The general manager of The Canadian Stage Company credits strategic marketing with boosting audience subscriptions for the 1994-95 season to record-breaking levels.Martin Bragg, the company's general manager, says by identifying and targetting former or current Canadian Stage patrons, the company has...

The general manager of The Canadian Stage Company credits strategic marketing with boosting audience subscriptions for the 1994-95 season to record-breaking levels.

Martin Bragg, the company’s general manager, says by identifying and targetting former or current Canadian Stage patrons, the company has increased subscriptions 45% over this time last year.

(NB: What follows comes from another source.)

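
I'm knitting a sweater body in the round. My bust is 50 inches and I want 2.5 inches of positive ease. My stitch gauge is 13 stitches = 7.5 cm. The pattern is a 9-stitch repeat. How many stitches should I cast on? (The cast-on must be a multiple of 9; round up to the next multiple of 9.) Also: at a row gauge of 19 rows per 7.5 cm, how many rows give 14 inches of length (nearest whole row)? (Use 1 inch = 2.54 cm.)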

Bragg, who began in theatre as an actor, then moved backstage, says it has been a case of Canadian Stage dropping the shotgun approach in favor of the rifle shot.

Bragg says the Toronto-based company’s strategic marketing plan, dubbed, ’75 by 95,’ set out to achieve a 75% subscribed house by 1995.

To date, he says 81% of last year’s subscribers have renewed their season tickets for Canadian Stage’s 1994-95 line-up of plays, and there are four months left in the marketing campaign.

Bragg says to reach that figure Canadian Stage used telemarketing, calling subscribers who had attended the theatre and so had some connection with it already.

As well, he says the company delved into its database to find out which subscribers for 1993-94 had not subscribed for the next season.

Bragg says during the last couple of plays in 1993-94, reminder notes from Canadian Stage were left on the seats of those subscribers who had not renewed their tickets.

Also, during the last two plays of the 1993-94 season, Bragg says he made pre-curtain speeches thanking patrons for their support.

Yet, despite the astute marketing of 75 by 95, Bragg makes clear it was all done with a soft-sell approach.

Subscribers to the coming year’s line-up at Canadian Stage get a 20% saving off single ticket prices – equal to one play free, special ticket bonuses on Berkeley Street Theatre productions, invitations to special events, preferred seating, and more.

Plays scheduled for Canadian Stage and its Berkeley Street offshoot include Don Hannah’s The Wooden Hill, Hay Fever by Noel Coward, Transit of Venus by Maureen Hunter and David Mamet’s Oleanna.